Hey everyone! Suppose I have a large network and computing the gradients for the entire network at once is prohibited by memory constraints. I could of course use checkpointing, but I was wondering whether it makes sense to only actually update a portion of the network in each iteration.
My questions would be as follows:
Assuming I pick in each iteration a layer that I set to requires_grad = True, freezing all other layers, would that practically give me a reduction in memory usage, or doesn’t the backprop-graph work that way?
What would be an efficient way of implementing a scheme where say in every iteration I unfreeze only X% of the layers at random. I could of course freeze the entire network and randomly activate some layers in each iteration, but iterating over the entire layer seems inefficient. What would be a neat way of doing so?
Thanks!
EDIT: This is the way I am currently doing it, but it does not seem to be any better in terms of efficiency. The epoch runtime is increased a lot. I overwrite the modules of the network using the following wrapper.
class BernoulliWrapper(nn.Module):
"""Takes in a layer and overwrites its forward pass to sample from a Bernoulli distribution whether the weight tensor requires grad or not."""
def __init__(self, original_layer, prob: float, **kwargs):
super().__init__(**kwargs)
self.original = original_layer
self.prob = prob
def forward(self, x: torch.Tensor):
# Sample from Bernoulli distribution
self.original.weight.requires_grad_(random.random() < self.prob)
return self.original(x)
great thoughts. One thing to keep in mind is that memory is used for
network parameters,
activations (computation results in the forward pass), in particular those saved for the backward,
gradients,
optimizer state (e.g. momentum, second moments for Adam).
When you set some layer’s requires grad to false, you save the gradients and, if it is the first layer(s), the activations (happily this works well for finetuning only the last layers). So if you have parameters, gradients (=size of params), optimizer state (= 2* size of params), just cutting the gradients saves part of ~25% of that memory, less than 25% of the total if the activations are needed for backprop to lower layers.
Also, when you do random as you propose, you will actually peak at “full size” which is bad if you hope to avoid out of memory. Treating the all the network’s parameters as a large vector
Finally, there is the training performance (in terms of improvement per training step) that might also go down.
People have been doing various things to not keep stuff on the GPU (checkpointing, moving things to CPU, doing the optimizer stuff on the CPU and keep the state there, FSDP sending parameters and gradients over the network instead of keeping it on each GPU).
So in summary, it might be worthwhile to look a bit more at how much memory you need to save and how much memory you expect to save before digging too deep into the coding. That said, everyone always wants to do more with less memory, so your efforts are very much needed!

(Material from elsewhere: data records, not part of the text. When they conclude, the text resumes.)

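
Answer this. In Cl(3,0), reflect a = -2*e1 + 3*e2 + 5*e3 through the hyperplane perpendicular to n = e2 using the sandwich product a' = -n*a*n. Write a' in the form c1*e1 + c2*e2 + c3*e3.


Reflection formula: a' = -n*a*n, with n = e2 (unit vector, n^2 = 1).
For reflection through hyperplane perp to e2:
The component along e2 flips sign, others stay.
a = (-2, 3, 5)
a' = (-2, -3, 5)
a' = -2*e1 - 3*e2 + 5*e3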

Thanks for the answer @tom! I am aware that memory is used to store a variety of things other than the actual gradient. Let me directly quote what you said below:
Also, when you do random as you propose, you will actually peak at “full size” which is bad if you hope to avoid out of memory.
Sure, in practice I would not do it randomly as illustrated above, that was just to convey the rough idea. In fact, I might even be more interested in obtaining efficiency speedups (and not in terms of improvement per training step, but rather as in walltime per train step) than memory savings.

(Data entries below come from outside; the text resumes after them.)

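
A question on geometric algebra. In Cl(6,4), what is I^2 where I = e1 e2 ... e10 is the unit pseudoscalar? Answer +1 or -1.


The pseudoscalar I = e1...e_n (product of all n generators) of Cl(p,q) satisfies I^2 = (-1)^(q + n(n-1)/2).
p = 6, q = 4, n = p + q = 10
n(n-1)/2 = 10 * 9 / 2 = 45
Exponent = q + n(n-1)/2 = 4 + 45 = 49
I^2 = (-1)^49 = -1


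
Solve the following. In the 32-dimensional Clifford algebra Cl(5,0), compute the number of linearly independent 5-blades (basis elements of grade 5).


Number of grade-k basis blades in Cl(p,q) with n = p + q is C(n, k).
n = 5 + 0 = 5
C(5, 5) = 5! / (5! * 0!)
= 120 / (120 * 1)
= 1


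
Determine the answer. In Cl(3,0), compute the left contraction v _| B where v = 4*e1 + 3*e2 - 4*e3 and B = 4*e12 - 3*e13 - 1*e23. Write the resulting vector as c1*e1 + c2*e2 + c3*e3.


Left contraction v _| B = <vB>_1 (grade-1 part of the geometric product vB).
Using e1_|e12 = e2, e2_|e12 = -e1, e1_|e13 = e3, e3_|e13 = -e1, e2_|e23 = e3, e3_|e23 = -e2:
e1 coeff: -v2*b12 - v3*b13 = -(3)*(4) - (-4)*(-3) = -24
e2 coeff: v1*b12 - v3*b23 = (4)*(4) - (-4)*(-1) = 12
e3 coeff: v1*b13 + v2*b23 = (4)*(-3) + (3)*(-1) = -15
v _| B = -24*e1 + 12*e2 - 15*e3


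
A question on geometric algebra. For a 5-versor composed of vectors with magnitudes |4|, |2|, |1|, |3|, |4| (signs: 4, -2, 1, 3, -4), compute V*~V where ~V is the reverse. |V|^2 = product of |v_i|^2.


Each vector v_i has |v_i|^2 = s_i^2
Squared scales: 4^2 = 16, (-2)^2 = 4, 1^2 = 1, 3^2 = 9, (-4)^2 = 16
|V|^2 = 16 * 4 * 1 * 9 * 16
= 9216


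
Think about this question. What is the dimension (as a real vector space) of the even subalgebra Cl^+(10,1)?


Even subalgebra dimension = 2^(n-1)
n = 10 + 1 = 11
2^(11 - 1) = 2^10 = 1024
Verification: sum of C(11,k) for even k = 1 + 55 + 330 + 462 + 165 + 11 = 1024
Result = 1024


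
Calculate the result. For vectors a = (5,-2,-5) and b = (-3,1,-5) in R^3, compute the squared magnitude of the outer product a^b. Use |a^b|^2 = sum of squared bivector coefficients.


a wedge b = (a1*b2 - a2*b1)*e12 + (a1*b3 - a3*b1)*e13 + (a2*b3 - a3*b2)*e23
e12 coeff: 5*1 - (-2)*(-3) = 5 - 6 = -1
e13 coeff: 5*(-5) - (-5)*(-3) = -25 - 15 = -40
e23 coeff: (-2)*(-5) - (-5)*1 = 10 - (-5) = 15
|a wedge b|^2 = (-1)^2 + (-40)^2 + 15^2
= 1 + 1600 + 225
= 1826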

When you set some layer’s requires grad to false, you save the gradients and, if it is the first layer(s), the activations (happily this works well for finetuning only the last layers).

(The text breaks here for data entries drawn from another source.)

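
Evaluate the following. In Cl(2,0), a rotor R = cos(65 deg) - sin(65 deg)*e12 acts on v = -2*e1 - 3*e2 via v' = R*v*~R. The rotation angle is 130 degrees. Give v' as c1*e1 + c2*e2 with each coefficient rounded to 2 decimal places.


Rotor R = cos(65deg) - sin(65deg)*e12
Rotation angle theta = 2 * 65 = 130 degrees
v' = R*v*~R rotates v by theta.
cos(130deg) = -0.6428, sin(130deg) = 0.7660
v'_1 = -2*cos(130deg) - (-3)*sin(130deg)
= -2*(-0.6428) - (-3)*0.7660
= 3.58
v'_2 = -2*sin(130deg) + (-3)*cos(130deg)
= -2*0.7660 + (-3)*(-0.6428)
= 0.40
v' = 3.58*e1 + 0.40*e2


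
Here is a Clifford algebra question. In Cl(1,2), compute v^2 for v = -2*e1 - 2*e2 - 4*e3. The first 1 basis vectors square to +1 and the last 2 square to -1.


v^2 = sum of c_i^2 * e_i^2
Positive signature terms (e_i^2 = +1): (-2)^2 = 4
Negative signature terms (e_j^2 = -1): (-2)^2 + (-4)^2 = 20
v^2 = 4 - 20 = -16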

Maybe I have to return to the backpropagation algorithm and write that out, but maybe I am missing something here. Say I have the first (i.e. closest to input) layer active (requiring_grad == True) and say all others frozen. To compute the gradients w.r.t. the first layer’s weights, I would need to store all activations of the forward pass, right? So technically, I would get a memory improvement only by not having to store the gradients of other parameters, but still I have to save all activations. And the efficiency speedup would be negligible, because I have to backpropagate through the entire graph anyways, so I’d basically get the other gradients almost for free?
Apart from that, I am wondering what happens in the backend that makes my current code so slow (measured in walltime per iteration, not improvement per step). So Bernoulli sampling and setting requires_grad should be fast, still I almost double the runtime compared to leaving all parameters active at all times. What am I missing here?